鉛フリー実装に移行する際に、部品側の鉛フリー化は必須です。ただ、現在は、鉛フリーはんだ導入への端境期でもあり、鉛フリー未対応のリフロー炉やはんだ槽で実装するケースもあれば、鉛フリー未対応の部品も残っているようです。そのような状況を反映して、以下の質問をよくいただきます。

  1. Sn-Pbはんだで、鉛フリー対応済み部品を実装して問題はないか
  2. 鉛フリーはんだで、有鉛部品を実装して問題はないか

RoHS指令の発効後はどちらもNGですが、過渡的にはどちらのケースも考えられます。
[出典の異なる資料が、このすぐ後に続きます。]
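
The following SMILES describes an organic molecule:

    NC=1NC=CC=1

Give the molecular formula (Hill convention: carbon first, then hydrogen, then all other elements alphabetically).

Walk through each heavy atom and fill implicit hydrogens from standard valence (C 4, N 3, O 2, S 2, halogen 1):
  atom 1: N, bond orders sum to 1 (valence 3) → 2 H
  atom 2: C, bond orders sum to 4 (valence 4) → 0 H
  atom 3: N, bond orders sum to 2 (valence 3) → 1 H
  atom 4: C, bond orders sum to 3 (valence 4) → 1 H
  atom 5: C, bond orders sum to 3 (valence 4) → 1 H
  atom 6: C, bond orders sum to 3 (valence 4) → 1 H
Totals → C:4, H:6, N:2.
In Hill order: C4H6N2.

C4H6N2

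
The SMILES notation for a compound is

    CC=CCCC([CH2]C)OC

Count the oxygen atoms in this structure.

1

Scan the SMILES for O atoms (remember two-letter symbols like Cl and Br are single atoms).
Oxygen count: 1.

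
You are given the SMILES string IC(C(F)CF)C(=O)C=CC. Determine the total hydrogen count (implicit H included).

9

Walk through each heavy atom and fill implicit hydrogens from standard valence (C 4, N 3, O 2, S 2, halogen 1):
  atom 1: I (halogen, monovalent) → 0 H
  atom 2: C, bond orders sum to 3 (valence 4) → 1 H
  atom 3: C, bond orders sum to 3 (valence 4) → 1 H
  atom 4: F (halogen, monovalent) → 0 H
  atom 5: C, bond orders sum to 2 (valence 4) → 2 H
  atom 6: F (halogen, monovalent) → 0 H
  atom 7: C, bond orders sum to 4 (valence 4) → 0 H
  atom 8: O, bond orders sum to 2 (valence 2) → 0 H
  atom 9: C, bond orders sum to 3 (valence 4) → 1 H
  atom 10: C, bond orders sum to 3 (valence 4) → 1 H
  atom 11: C, bond orders sum to 1 (valence 4) → 3 H
Total hydrogens: 9.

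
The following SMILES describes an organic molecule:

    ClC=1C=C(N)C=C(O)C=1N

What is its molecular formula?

Walk through each heavy atom and fill implicit hydrogens from standard valence (C 4, N 3, O 2, S 2, halogen 1):
  atom 1: Cl (halogen, monovalent) → 0 H
  atom 2: C, bond orders sum to 4 (valence 4) → 0 H
  atom 3: C, bond orders sum to 3 (valence 4) → 1 H
  atom 4: C, bond orders sum to 4 (valence 4) → 0 H
  atom 5: N, bond orders sum to 1 (valence 3) → 2 H
  atom 6: C, bond orders sum to 3 (valence 4) → 1 H
  atom 7: C, bond orders sum to 4 (valence 4) → 0 H
  atom 8: O, bond orders sum to 1 (valence 2) → 1 H
  atom 9: C, bond orders sum to 4 (valence 4) → 0 H
  atom 10: N, bond orders sum to 1 (valence 3) → 2 H
Totals → C:6, H:7, Cl:1, N:2, O:1.
In Hill order: C6H7ClN2O.

C6H7ClN2O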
電子部品はかなり鉛フリー化が進み、日本国内の多くのメーカーが鉛フリー、またはRoHS指令対応を謳っています。しかし、部品の鉛フリー化は有鉛品からのランニングチェンジとなる場合がおおいため、未だに一部の有鉛部品が市場に出回っているようです。先日、鉛フリー対応済みの部品にも関わらず、在庫品に有鉛品が紛れ込んでいたため蛍光X線検査で鉛が検出された、などという笑えない話も聞きました。

さて、前出の質問ですが、1.について問題はないと考えますが、2.は信頼性に影響を及ぼす恐れがあります。これまでも折に触れて申し上げてきましたが、はんだが変わって一番重要なことは、「いかに接合信頼性を確保するか」ということです。ところが、部品の端子(リード)に鉛が含まれていると、基板とはんだの界面に融けだした鉛の層ができてしまい、接合面が脆くなってしまいます。リフトオフの項でも述べましたが、基板とはんだの界面に低融点の合金層ができると、その部分の接合強度が著しく低くなってリフトオフなどの不具合を起こします。はんだにビスマスが含まれると、更に低融点の合金層ができて強度を低下させてしまいます。
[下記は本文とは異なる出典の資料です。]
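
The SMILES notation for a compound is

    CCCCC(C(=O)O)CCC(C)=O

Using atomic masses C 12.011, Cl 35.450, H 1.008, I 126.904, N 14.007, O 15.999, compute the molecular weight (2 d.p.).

186.25 g/mol

First, the molecular formula is C10H18O3 (counting implicit H from valence).
  C: 10 × 12.011 = 120.110
  H: 18 × 1.008 = 18.144
  O: 3 × 15.999 = 47.997
Sum: 10×12.011 + 18×1.008 + 3×15.999 = 186.251 → 186.25 g/mol.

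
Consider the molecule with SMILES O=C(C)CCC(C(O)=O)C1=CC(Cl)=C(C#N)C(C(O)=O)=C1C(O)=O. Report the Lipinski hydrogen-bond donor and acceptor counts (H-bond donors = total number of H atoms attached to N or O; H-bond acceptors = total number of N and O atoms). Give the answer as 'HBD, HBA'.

Donors: find every N or O and count the H atoms it carries.
  atom 1 (O): bond orders sum to 2 → 0 H
  atom 8 (O): bond orders sum to 1 → 1 H
  atom 9 (O): bond orders sum to 2 → 0 H
  atom 16 (N): bond orders sum to 3 → 0 H
  atom 19 (O): bond orders sum to 1 → 1 H
  atom 20 (O): bond orders sum to 2 → 0 H
  atom 23 (O): bond orders sum to 1 → 1 H
  atom 24 (O): bond orders sum to 2 → 0 H
Lipinski HBD = 3.
Acceptors: N atoms = 1, O atoms = 7 → HBA = 8.

3, 8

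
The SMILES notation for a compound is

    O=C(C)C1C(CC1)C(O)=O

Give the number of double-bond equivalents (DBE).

3

Molecular formula: C7H10O3.
DoU = (2C + 2 + N − H − X) / 2, where X is the halogen count and O/S are ignored.
    = (2·7 + 2 + 0 − 10 − 0) / 2 = 6 / 2 = 3.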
温度サイクル試験や高温・高湿試験を実施して断面を観察すると、はんだの劣化の傾向が現れます。このため、有鉛部品を鉛フリーはんだで実装することは、避けた方が無難です。フロー実装の場合には、端子(リード)部分の鉛が半田槽に融けだしてはんだの組成にも影響があります。
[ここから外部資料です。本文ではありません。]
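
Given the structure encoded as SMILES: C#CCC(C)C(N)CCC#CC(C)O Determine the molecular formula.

C12H19NO

Walk through each heavy atom and fill implicit hydrogens from standard valence (C 4, N 3, O 2, S 2, halogen 1):
  atom 1: C, bond orders sum to 3 (valence 4) → 1 H
  atom 2: C, bond orders sum to 4 (valence 4) → 0 H
  atom 3: C, bond orders sum to 2 (valence 4) → 2 H
  atom 4: C, bond orders sum to 3 (valence 4) → 1 H
  atom 5: C, bond orders sum to 1 (valence 4) → 3 H
  atom 6: C, bond orders sum to 3 (valence 4) → 1 H
  atom 7: N, bond orders sum to 1 (valence 3) → 2 H
  atom 8: C, bond orders sum to 2 (valence 4) → 2 H
  atom 9: C, bond orders sum to 2 (valence 4) → 2 H
  atom 10: C, bond orders sum to 4 (valence 4) → 0 H
  atom 11: C, bond orders sum to 4 (valence 4) → 0 H
  atom 12: C, bond orders sum to 3 (valence 4) → 1 H
  atom 13: C, bond orders sum to 1 (valence 4) → 3 H
  atom 14: O, bond orders sum to 1 (valence 2) → 1 H
Totals → C:12, H:19, N:1, O:1.
In Hill order: C12H19NO.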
接合部分の界面では、いろいろなものが接合強度に影響を与えます。ビスマスや、部品の端子部分の鉛、また基板表面の劣化など多くの不具合の因子が隠れています。実装温度の管理に問題があるとカーケンダルボイドの発生を誘発します。また、基板の銅自体が酸化していることもあります。金フラッシュメッキの基板の下地が酸化しているとはんだが濡れているようで濡れていない場合もあります。外観上でははんだが濡れており、不具合が見えないことが恐ろしいところです。

湿気を避け基板の表面の酸化を防ぎ、はんだの品質を管理し、実装に至るまでの埃や異物の混入を避け、実装時の温度プロファイルをしっかり管理することをお勧めします。